Louis XI, excédé par la résistance de ses habitants, exige qu’elle soit rebaptisée et peuplée de gens d’autres villes.
Les « lissiers » et leurs ateliers ne s’en remettront pas.
Souvent fondues pour en récupérer l’or et l’argent, détruites ou simplement oubliées, les tapisseries d’Arras ont pour la plupart disparu.
Louis XI a cru pouvoir soumettre l’Artois.
Il ne réussit qu’à le dresser contre lui.
Au XVIIè siècle, Louis XIV, ayant compris que l’on ne soumet pas un Artésien, changea de politique, respecta quelques traits de « caractère ».
L’Artois n’en devint pas moins de plus en plus étroitement rattachée à la couronne.

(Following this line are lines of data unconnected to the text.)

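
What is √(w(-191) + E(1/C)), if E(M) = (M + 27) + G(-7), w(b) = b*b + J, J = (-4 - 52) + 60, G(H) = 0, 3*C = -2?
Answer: √146042/2 ≈ 191.08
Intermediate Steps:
C = -⅔ (C = (⅓)*(-2) = -⅔ ≈ -0.66667)
J = 4 (J = -56 + 60 = 4)
w(b) = 4 + b² (w(b) = b*b + 4 = b² + 4 = 4 + b²)
E(M) = 27 + M (E(M) = (M + 27) + 0 = (27 + M) + 0 = 27 + M)
√(w(-191) + E(1/C)) = √((4 + (-191)²) + (27 + 1/(-⅔))) = √((4 + 36481) + (27 - 3/2)) = √(36485 + 51/2) = √(73021/2) = √146042/2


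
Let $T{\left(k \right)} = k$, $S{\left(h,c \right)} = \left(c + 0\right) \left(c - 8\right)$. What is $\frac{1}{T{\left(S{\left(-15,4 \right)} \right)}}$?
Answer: $- \frac{1}{16} \approx -0.0625$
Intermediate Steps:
$S{\left(h,c \right)} = c \left(-8 + c\right)$
$\frac{1}{T{\left(S{\left(-15,4 \right)} \right)}} = \frac{1}{4 \left(-8 + 4\right)} = \frac{1}{4 \left(-4\right)} = \frac{1}{-16} = - \frac{1}{16}$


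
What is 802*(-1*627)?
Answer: -502854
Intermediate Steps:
802*(-1*627) = 802*(-627) = -502854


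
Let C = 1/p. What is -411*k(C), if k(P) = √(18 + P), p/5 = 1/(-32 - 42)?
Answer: -1644*√5/5 ≈ -735.22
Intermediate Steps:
p = -5/74 (p = 5/(-32 - 42) = 5/(-74) = 5*(-1/74) = -5/74 ≈ -0.067568)
C = -74/5 (C = 1/(-5/74) = -74/5 ≈ -14.800)
-411*k(C) = -411*√(18 - 74/5) = -1644*√5/5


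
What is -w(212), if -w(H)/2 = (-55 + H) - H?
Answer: -110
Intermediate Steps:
w(H) = 110 (w(H) = -2*((-55 + H) - H) = -2*(-55) = 110)
-w(212) = -1*110 = -110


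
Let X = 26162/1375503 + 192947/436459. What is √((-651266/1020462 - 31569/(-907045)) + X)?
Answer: I*√135628013333885894168947884454541798573131955/30871530505334281728935 ≈ 0.37724*I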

Comté, au roi de France, s’étale, grignote la Flandre, la Picardie, le Boulonnais et le Cambrésis.
Arras en est toujours la capitale, entourée d’Aire, St Omer, Béthune, Bapaume, Hesdin, Renti, Saint Paul, Pernes, Lens… .
1790

Le Boulonnais, le Montreuillois, le Calaisis, l’Ardrésis, le Comté de Guines sont rattachés à l’Artois ainsi que les pays de Lallen, Langle et Bredenarde.
L’Artois devient un département : le Pas de Calais.